Despite the fall of the dictatorship (1974), film production continued to contract and about ten years after its birth also the new Greek cinema, which had developed without any support from the state, felt the crisis, since the public, which before he attended his films in large numbers, even disdaining the successes of American cinema, he began to lose interest in political and social issues. A new law came to support cinema and was signed by Melina Mercouri, an internationally renowned Greek actress who then held the position of minister of culture. But the establishment of the Greek Cinema Center with the task of financing national production failed to stop the decline in audiences in theaters, due to both the introduction of private television channels and the diffusion of videotapes and the invasion of US cinema. which in the mid-nineties reached 87% of the films screened. National production returned to the most popular genres, the most famous actors, love stories and thrillers, while the comedy relaunched comedians such as Thanassis Vengos, who at the epoch of the dictatorship portrayed the oppressed but resourceful poor man, or like Kostas Vutsas and Sotiris Mustakas. To remember authors such as Orgos Katakuzinos, Nikos Vergitsis, Frida Liappa for issues related to eroticism, Lakis Papastathis for her works on history and national identity; the more explicitly political cinema (Nikos Andonakos, Tassos Psarras, Christos Siopachas, Kostas Zyrinis, P. Vulgaris) in the meantime continued to produce analyzes of the social reality of the country; Pavlos Tassios told with humor and bitterness the problems related to urbanization, Nikos Perakis was the most successful director with the first satire films on the period of the dictatorship. Secluded and brilliant Stavros Tornes pursued a visionary line with Balamos (1982) and Karkalou (1984).

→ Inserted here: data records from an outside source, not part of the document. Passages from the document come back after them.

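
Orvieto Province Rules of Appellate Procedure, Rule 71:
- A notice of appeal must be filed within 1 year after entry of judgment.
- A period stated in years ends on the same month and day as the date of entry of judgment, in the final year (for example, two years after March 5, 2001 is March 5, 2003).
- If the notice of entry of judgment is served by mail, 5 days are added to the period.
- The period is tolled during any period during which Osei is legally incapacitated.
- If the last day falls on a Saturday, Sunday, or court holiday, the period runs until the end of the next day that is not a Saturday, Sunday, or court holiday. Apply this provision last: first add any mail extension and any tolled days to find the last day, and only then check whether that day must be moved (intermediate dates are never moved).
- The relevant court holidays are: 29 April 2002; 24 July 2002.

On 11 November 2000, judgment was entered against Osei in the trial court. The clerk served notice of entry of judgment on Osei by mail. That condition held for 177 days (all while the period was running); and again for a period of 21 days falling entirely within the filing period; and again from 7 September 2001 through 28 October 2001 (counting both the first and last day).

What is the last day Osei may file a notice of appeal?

July 25, 2002

1 year after 11 November 2000 is November 11, 2001.
Service was by mail, adding 5 days: November 11, 2001 + 5 days = November 16, 2001.
Tolling adds 177 days: November 16, 2001 + 177 days = May 12, 2002.
Tolling adds 21 days: May 12, 2002 + 21 days = June 2, 2002.
From September 7, 2001 through October 28, 2001 inclusive is 52 days; tolling adds 52 days: June 2, 2002 + 52 days = July 24, 2002.
July 24, 2002 is a listed holiday. The next qualifying day is July 25, 2002.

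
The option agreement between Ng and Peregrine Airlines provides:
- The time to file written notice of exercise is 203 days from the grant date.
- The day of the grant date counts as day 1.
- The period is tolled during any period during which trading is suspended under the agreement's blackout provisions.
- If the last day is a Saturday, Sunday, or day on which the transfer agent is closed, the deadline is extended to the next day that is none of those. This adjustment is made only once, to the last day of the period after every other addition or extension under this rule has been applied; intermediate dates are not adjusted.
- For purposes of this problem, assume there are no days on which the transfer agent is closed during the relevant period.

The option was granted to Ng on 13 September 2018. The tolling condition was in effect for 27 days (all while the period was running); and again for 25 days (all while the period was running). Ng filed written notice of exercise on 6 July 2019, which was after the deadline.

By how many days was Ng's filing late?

40 days

Counting 13 September 2018 as day 1, day 203 is April 3, 2019.
Tolling adds 27 days: April 3, 2019 + 27 days = April 30, 2019.
Tolling adds 25 days: April 30, 2019 + 25 days = May 25, 2019.
May 25, 2019 is Saturday; May 26, 2019 is Sunday. The next qualifying day is May 27, 2019.
The deadline is May 27, 2019; from May 27, 2019 to July 6, 2019 is 40 days.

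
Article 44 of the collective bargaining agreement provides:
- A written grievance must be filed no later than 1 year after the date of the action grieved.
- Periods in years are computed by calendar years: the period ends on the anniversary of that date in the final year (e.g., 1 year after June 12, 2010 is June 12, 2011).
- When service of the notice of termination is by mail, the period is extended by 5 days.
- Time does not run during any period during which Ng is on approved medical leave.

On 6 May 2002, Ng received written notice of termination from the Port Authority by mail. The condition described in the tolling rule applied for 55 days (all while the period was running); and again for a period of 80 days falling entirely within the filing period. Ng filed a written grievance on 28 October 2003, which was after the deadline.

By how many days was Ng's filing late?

1 year after 6 May 2002 is May 6, 2003.
Service was by mail, adding 5 days: May 6, 2003 + 5 days = May 11, 2003.
Tolling adds 55 days: May 11, 2003 + 55 days = July 5, 2003.
Tolling adds 80 days: July 5, 2003 + 80 days = September 23, 2003.
The deadline is September 23, 2003; from September 23, 2003 to October 28, 2003 is 35 days.

35 days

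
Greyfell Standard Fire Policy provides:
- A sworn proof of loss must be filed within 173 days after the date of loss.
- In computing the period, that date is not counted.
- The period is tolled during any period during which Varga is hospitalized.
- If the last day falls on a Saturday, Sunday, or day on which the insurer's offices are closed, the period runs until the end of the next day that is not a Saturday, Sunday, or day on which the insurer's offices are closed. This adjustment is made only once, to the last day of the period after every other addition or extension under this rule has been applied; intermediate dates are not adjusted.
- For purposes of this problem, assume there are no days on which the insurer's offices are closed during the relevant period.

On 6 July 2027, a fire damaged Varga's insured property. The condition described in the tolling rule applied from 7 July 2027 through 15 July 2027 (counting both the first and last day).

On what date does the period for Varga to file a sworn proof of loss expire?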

In the 1990s, production was financed to a small extent by public and private television and by European Union programs, but more than half of the films were never released in theaters. The films of these years are realistic works, centered on personal experience, far from the dreams of American cinema, and this is perhaps the only element that has remained unchanged in Greek cinema. A retreat on memory and interiority of which the latest films by Anghelopulos are emblematic. A significant social and cultural novelty, documented by the cinema, is represented in this period by the opening of the borders to Eastern Europe following the collapse of the Soviet Union: some interesting films such as Ap to chioni (1993, Dalla neve) testify to this.